No one ever said mastering another language would be easy. But does it have to be so humiliating? In a word, yes. As a wise ski instructor once said, you’ve got to learn to like falling down.
Wooing the muse of espanol can be like going to the dentist: Open your mouth and there’s no hiding all the things you’re doing wrong. You know you should have flossed. You know you should have paid more attention when the teacher explained when to use the pretérito vs. the imperfecto. But what can you do about it now?
Teaching English as a foreign language can help. You can turn your limitations as a student into an asset as a teacher.
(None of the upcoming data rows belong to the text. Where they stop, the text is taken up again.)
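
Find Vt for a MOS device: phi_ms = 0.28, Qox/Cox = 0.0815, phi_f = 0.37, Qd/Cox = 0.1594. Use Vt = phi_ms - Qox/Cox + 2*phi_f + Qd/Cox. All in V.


Step 1: Vt = phi_ms - Qox/Cox + 2*phi_f + Qd/Cox
Step 2: Vt = 0.28 - 0.0815 + 2*0.37 + 0.1594
Step 3: Vt = 0.28 - 0.0815 + 0.74 + 0.1594
Step 4: Vt = 1.0979 V

1.0979


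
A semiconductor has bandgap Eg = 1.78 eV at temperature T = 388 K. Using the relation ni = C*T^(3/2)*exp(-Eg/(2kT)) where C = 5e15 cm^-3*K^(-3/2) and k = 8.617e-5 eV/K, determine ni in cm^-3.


Step 1: Compute kT = 8.617e-5 * 388 = 0.03343396 eV
Step 2: Exponent = -Eg/(2kT) = -1.78/(2*0.03343396) = -26.61964
Step 3: T^(3/2) = 388^1.5 = 7642.71
Step 4: ni = 5e15 * 7642.71 * exp(-26.61964) = 1.05e+08 cm^-3

1.05e+08


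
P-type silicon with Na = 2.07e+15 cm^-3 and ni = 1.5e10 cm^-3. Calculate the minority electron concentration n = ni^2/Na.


Step 1: Majority hole concentration p ≈ Na = 2.07e+15 cm^-3
Step 2: n = ni^2 / Na = (1.5e10)^2 / 2.07e+15
Step 3: n = 1.09e+05 cm^-3

1.09e+05


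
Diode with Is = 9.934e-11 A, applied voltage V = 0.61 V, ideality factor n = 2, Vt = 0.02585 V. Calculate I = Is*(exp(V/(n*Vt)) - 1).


Step 1: V/(n*Vt) = 0.61/(2*0.02585) = 11.7988
Step 2: exp(11.7988) = 1.3309e+05
Step 3: I = 9.934e-11 * (1.3309e+05 - 1) = 1.32e-05 A

1.32e-05


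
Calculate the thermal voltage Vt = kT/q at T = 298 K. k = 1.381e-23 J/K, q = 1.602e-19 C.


Step 1: kT = 1.381e-23 * 298 = 4.11538e-21 J
Step 2: Vt = kT/q = 4.11538e-21 / 1.602e-19
Step 3: Vt = 0.02569 V

0.02569


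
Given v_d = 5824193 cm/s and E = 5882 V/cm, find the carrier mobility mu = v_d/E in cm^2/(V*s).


Step 1: mu = v_d / E
Step 2: mu = 5824193 / 5882
Step 3: mu = 990.17 cm^2/(V*s)

990.17


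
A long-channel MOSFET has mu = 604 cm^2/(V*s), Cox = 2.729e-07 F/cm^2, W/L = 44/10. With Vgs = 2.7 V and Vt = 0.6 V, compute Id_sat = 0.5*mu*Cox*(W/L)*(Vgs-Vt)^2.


Step 1: Overdrive voltage Vov = Vgs - Vt = 2.7 - 0.6 = 2.1 V
Step 2: W/L = 44/10 = 4.4
Step 3: Id = 0.5 * 604 * 2.729e-07 * 4.4 * 2.1^2
Step 4: Id = 1.60e-03 A

1.60e-03


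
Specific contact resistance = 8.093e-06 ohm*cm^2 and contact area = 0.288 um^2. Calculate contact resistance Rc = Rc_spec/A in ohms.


Step 1: Convert area to cm^2: 0.288 um^2 = 2.8800e-09 cm^2
Step 2: Rc = Rc_spec / A = 8.093e-06 / 2.8800e-09
Step 3: Rc = 2.81e+03 ohms

2.81e+03


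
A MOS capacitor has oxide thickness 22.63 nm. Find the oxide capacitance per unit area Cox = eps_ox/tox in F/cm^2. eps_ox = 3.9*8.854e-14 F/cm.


Step 1: eps_ox = 3.9 * 8.854e-14 = 3.45306e-13 F/cm
Step 2: tox in cm = 22.63 nm * 1e-7 = 2.2630e-06 cm
Step 3: Cox = 3.45306e-13 / 2.2630e-06 = 1.53e-07 F/cm^2

1.53e-07


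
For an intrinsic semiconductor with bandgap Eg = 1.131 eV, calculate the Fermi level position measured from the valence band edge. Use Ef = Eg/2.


Step 1: For an intrinsic semiconductor, the Fermi level sits at midgap.
Step 2: Ef = Eg / 2 = 1.131 / 2 = 0.5655 eV

0.5655


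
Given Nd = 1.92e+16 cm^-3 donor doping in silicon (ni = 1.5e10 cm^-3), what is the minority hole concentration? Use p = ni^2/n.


Step 1: Since Nd >> ni, n ≈ Nd = 1.92e+16 cm^-3
Step 2: p = ni^2 / n = (1.5e10)^2 / 1.92e+16
Step 3: p = 2.25e20 / 1.92e+16 = 1.17e+04 cm^-3

1.17e+04


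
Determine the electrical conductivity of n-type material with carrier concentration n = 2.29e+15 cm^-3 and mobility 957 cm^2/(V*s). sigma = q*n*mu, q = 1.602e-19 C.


Step 1: sigma = q * n * mu
Step 2: sigma = 1.602e-19 * 2.29e+15 * 957
Step 3: sigma = 3.511e-01 S/cm

3.511e-01


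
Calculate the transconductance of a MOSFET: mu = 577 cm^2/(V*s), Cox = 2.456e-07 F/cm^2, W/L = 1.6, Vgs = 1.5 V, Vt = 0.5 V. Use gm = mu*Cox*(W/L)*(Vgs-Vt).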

You understand what it’s like to be lost without a machete deep in the jungle of syntax. Joseph Conrad, connoisseur of jungles and acquired languages put it this way: “The horror! The horror!” You’ve been there. You’ve done that. You’re wearing the t-shirt for the second time this week, and it really needs a wash.
The experience of helping others to find their feet in English will make you more tolerant of your own second language stumbles. You will also come by plenty of chances to put your Spanish to the test. Where else are you going to practice the imperativo, if not with a roomful of fidgeting, frolicking school kids. ¡Pongan atención, por favor¡
If you’re here for at least a few weeks, there are schools in the area that would appreciate your help. Ask your friendly coordinator if your school is associated with such a project. Otherwise, EntreMundos maintains a list of opportunities on their Web site (http://entremundos.org), some requiring only 2 weeks of commitment. Or drop by the weekly volunteer meeting of El Nahualat the Blue Angel Café, Mondays at 5:30 pm. They can put you to work the next day in an afterschool tutoring program, or if you’re craving a break from the urbane vida quetzalteca, they’ll lend you a mountain bike to ride out to one of the rural schools they support. You won’t ride alone.